Of the touch methods mentioned, most only support simple touch screens with single touch. Other methods such as Diffused Illumination (DI), Diffused Surface Illumination (DSI) or Frustrated Total Internal Reflection (FTIR) are multi-touch methods.
Another technique developed by Wacom works on an electromagnetic basis without direct screen contact. In this case, there is a sensor circuit board underneath the display on which many antenna coils are mounted. The resonant circuit, which is tuned to the antenna frequency, is located in the input pen. RF energy is emitted successively via the individual antennas. This energy is coupled into the resonant circuit of the stylus in the near field and evaluated for position determination.parameters.
In addition to the aforementioned methods, there is also an acoustic sensing method, the Tap Tracker. This technique evaluates the travel time ofsound waves picked up by four piezoelectric sensors located at the four corners of the touchscreen.... When the touchscreen is touched, a unique touch sound is produced. Acoustic Pulse Recognition (APR) is used to determine the position of the touch from the differences in the time of flight of the touch sound.

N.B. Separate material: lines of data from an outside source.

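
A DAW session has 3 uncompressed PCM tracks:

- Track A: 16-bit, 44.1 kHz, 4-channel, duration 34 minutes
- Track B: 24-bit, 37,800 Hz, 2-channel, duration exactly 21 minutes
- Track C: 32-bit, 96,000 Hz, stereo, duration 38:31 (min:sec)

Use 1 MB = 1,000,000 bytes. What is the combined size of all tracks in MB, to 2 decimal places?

2780.33 MB

Track A: 34 minutes = 2,040 s; 44,100 × 2,040 × 2 × 4 = 719,712,000 bytes.
Track B: exactly 21 minutes = 1,260 s; 37,800 × 1,260 × 3 × 2 = 285,768,000 bytes.
Track C: 38:31 (min:sec) = 2,311 s; 96,000 × 2,311 × 4 × 2 = 1,774,848,000 bytes.
Total = 2,780,328,000 bytes = 2780.33 MB.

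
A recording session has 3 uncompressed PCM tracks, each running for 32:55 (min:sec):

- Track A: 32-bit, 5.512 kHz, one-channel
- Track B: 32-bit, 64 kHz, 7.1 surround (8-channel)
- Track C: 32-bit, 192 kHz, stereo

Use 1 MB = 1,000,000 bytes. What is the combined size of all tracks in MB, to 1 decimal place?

32:55 (min:sec) = 1,975 s.
Track A: 5,512 × 1,975 × 4 × 1 = 43,544,800 bytes.
Track B: 64,000 × 1,975 × 4 × 8 = 4,044,800,000 bytes.
Track C: 192,000 × 1,975 × 4 × 2 = 3,033,600,000 bytes.
Total = 7,121,944,800 bytes = 7121.9 MB.

7121.9 MB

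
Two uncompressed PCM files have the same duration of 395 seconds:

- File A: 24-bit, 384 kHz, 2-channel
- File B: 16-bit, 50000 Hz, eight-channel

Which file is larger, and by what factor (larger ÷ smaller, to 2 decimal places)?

File A: 384,000 × 3 × 2 = 2,304,000 bytes/s.
File B: 50,000 × 2 × 8 = 800,000 bytes/s.
File A is larger; ratio = 910,080,000 / 316,000,000 = 2.88.

File A, by a factor of 2.88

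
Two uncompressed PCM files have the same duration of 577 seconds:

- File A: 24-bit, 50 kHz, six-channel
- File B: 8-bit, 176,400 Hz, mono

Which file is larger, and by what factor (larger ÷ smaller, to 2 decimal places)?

File A: 50,000 × 3 × 6 = 900,000 bytes/s.
File B: 176,400 × 1 × 1 = 176,400 bytes/s.
File A is larger; ratio = 519,300,000 / 101,782,800 = 5.10.

File A, by a factor of 5.10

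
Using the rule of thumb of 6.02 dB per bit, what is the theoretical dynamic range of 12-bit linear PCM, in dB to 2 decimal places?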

Surface Acoustic Wave (SAW) technology uses ultrasound and Acoustic Pulse Recognition (APR). In this technology, the ultrasonic waves travel across the display surface and are partially absorbed when the SAW touchscreen is touched. From the change in amplitude, the touchscreen controller derives the XY coordinates. Each position on the glass generates its own amplitude change. Several sensors attached to the edges of the touchscreen detect the amplitude change of the ultrasound, from which the controller board uses reference amplitudes to calculate the XY coordinates.
Another method is the bending wave method, which works comparable to the bending wave transducer. This method is also called Dispersive Signal Technology . Dispersive Signal Technology (DST) is based on the fact that when the touch screen is touched, the vibration creates a wave that propagates evenly in all directions across the screen. The propagating vibration is detected at the four corners of the screen using piezoelectric detectors. The touch screen controller uses an algorithm to determine the touch position on the display from the transit time of the detected voltages. The bending wave principle is insensitive to contamination. As with other methods, the touch can be made with a finger, a glove or a pen.
The optical position detection works with two miniature cameras mounted in the top two corners of the screen. The entire screen is evenly illuminated with infrared light from the sides and bottom. If a finger touches the screen surface, the cameras detect less light. From the detected values of the two miniature cameras, the touch screen controller calculates the touch position.
Some of the sensor techniques described are also used in multi-touch screens, where input is made simultaneously with several fingers.